El novel Paul Krugman

JOSÉ MARÍA CARRASCAL, ABC – 11/05/15

José María Carrascal
José María Carrascal

· Estos salvadores de los pueblos con fórmulas mágicas arremeten contra el pueblo si decide no seguirlos.

Sentía curiosidad por lo que iba a decir Paul Krugman sobre las elecciones británicas. Krugman, ya saben, el gurú de la economía del gasto público, el azote del «austericidio» practicado, entre otros, por Cameron. Aunque sabía lo que iba a decir: que él no se había equivocado, que quienes se habían equivocado eran los otros y, en último término, el pueblo británico. Como hace siempre la izquierda. Nunca se equivoca porque tiene la «razón moral» superior a todas las demás razones, incluidas la realidad y el sentido común.

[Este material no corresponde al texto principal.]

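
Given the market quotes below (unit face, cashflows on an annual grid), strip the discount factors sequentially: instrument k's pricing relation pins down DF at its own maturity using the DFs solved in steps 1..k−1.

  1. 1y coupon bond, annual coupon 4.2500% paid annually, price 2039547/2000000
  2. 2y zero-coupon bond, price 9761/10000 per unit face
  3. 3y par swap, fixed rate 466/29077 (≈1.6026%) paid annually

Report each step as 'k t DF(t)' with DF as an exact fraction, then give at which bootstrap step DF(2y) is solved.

1 1 4891/5000
2 2 9761/10000
3 3 4767/5000
DF(2y) is solved at step 2

step 1 [1y] bond c/1=17/400: DF=(2039547/2000000 − 17/400·(0))/(1+17/400) = 4891/5000 ≈ 0.978200
step 2 [2y] zero: DF = P = 9761/10000 ≈ 0.976100
step 3 [3y] swap r/1=466/29077: DF=(1 − 466/29077·(0.978200+0.976100))/(1+466/29077) = 4767/5000 ≈ 0.953400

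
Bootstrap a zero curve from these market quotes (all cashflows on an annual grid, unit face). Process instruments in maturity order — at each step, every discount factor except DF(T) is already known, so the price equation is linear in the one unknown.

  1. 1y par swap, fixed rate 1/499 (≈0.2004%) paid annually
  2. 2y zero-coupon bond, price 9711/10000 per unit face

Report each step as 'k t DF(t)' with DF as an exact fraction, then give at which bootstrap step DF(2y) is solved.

1 1 499/500
2 2 9711/10000
DF(2y) is solved at step 2

step 1 [1y] swap r/1=1/499: DF=(1 − 1/499·(0))/(1+1/499) = 499/500 ≈ 0.998000
step 2 [2y] zero: DF = P = 9711/10000 ≈ 0.971100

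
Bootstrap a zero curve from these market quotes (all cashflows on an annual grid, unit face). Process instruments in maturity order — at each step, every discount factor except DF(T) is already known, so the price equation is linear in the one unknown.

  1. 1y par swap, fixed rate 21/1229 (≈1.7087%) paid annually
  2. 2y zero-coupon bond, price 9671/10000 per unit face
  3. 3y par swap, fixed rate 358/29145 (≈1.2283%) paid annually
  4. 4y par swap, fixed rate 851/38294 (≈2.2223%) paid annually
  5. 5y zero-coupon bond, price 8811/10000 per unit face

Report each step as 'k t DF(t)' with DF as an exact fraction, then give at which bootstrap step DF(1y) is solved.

1 1 1229/1250
2 2 9671/10000
3 3 4821/5000
4 4 9149/10000
5 5 8811/10000
DF(1y) is solved at step 1

step 1 [1y] swap r/1=21/1229: DF=(1 − 21/1229·(0))/(1+21/1229) = 1229/1250 ≈ 0.983200
step 2 [2y] zero: DF = P = 9671/10000 ≈ 0.967100
step 3 [3y] swap r/1=358/29145: DF=(1 − 358/29145·(0.983200+0.967100))/(1+358/29145) = 4821/5000 ≈ 0.964200
step 4 [4y] swap r/1=851/38294: DF=(1 − 851/38294·(0.983200+0.967100+0.964200))/(1+851/38294) = 9149/10000 ≈ 0.914900
step 5 [5y] zero: DF = P = 8811/10000 ≈ 0.881100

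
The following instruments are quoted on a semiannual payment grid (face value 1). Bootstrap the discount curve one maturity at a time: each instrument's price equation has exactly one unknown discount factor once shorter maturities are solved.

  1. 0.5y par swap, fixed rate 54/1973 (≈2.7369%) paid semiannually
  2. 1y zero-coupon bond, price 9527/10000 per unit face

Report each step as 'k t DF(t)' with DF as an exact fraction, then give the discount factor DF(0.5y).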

El contraataque de Krugman llega en su columna del «New York Times» Triumph of the unthinking, «Triunfo de lo impensable», aunque en el lenguaje de la calle significa más bien «Triunfo de la estupidez». Para demostrarlo, invoca a Obama, que sacó a la economía norteamericana de la crisis que sus propias finanzas habían creado a base de estímulos. Pero como Krugman se ha hartado de criticar a Obama por no gastar tanto como él quisiera, echa la culpa a los republicanos por haberlo frenado, como se la echa a los laboristas ingleses por no haber sido lo bastante críticos con la política conservadora de Cameron y no defender con más energía la del gasto público, la única que considera verdadera.

Los éxitos de Cameron se deben, según él, «a una pausa en la política de austeridad, tras los dos primeros años de ajuste». ¿Por qué se echaron atrás, entonces, los laboristas? Pues por temor a la prensa, «dado que la mayoría de los medios de comunicación británicos decían que la mala economía es buena». Así, tergiversando los hechos y disparando contra el mensajero despacha este santón de la izquierda la victoria de Cameron que ha conmovido la política internacional. Si se fijan bien, no hay mucha diferencia entre lo que dice Krugman y lo que dice Varufakis. Sólo que este se queda en árbitro de la moda, y aquel, en premio Nobel de Economía, aunque parezca un novel en Economía.

Como último argumento para defender sus posiciones, Krugman utiliza el recurso supremo de la izquierda: ya que mis principios son verdades inalterables, si el pueblo se pronuncia contra ellos, el equivocado es el pueblo, no mis principios. «El pensar profundo ha sido virtualmente excluido del debate público británico», termina despectivamente su columna. Ya verán ustedes cómo Pablo Iglesias dice lo mismo si sufre un revolcón en las próximas elecciones. Estos salvadores de los pueblos con fórmulas mágicas arremeten contra el pueblo si decide no seguirlos. En estos días que se cumple el 70 aniversario del hundimiento del Tercer Reich, me recuerda, con las debidas distancias, a Hitler en el búnker echando la culpa al pueblo alemán «por no haber sido capaz de hacer frente a un pueblo inferior».

Sólo hay alguien más cerril que un integrista de derechas: un integrista de izquierdas.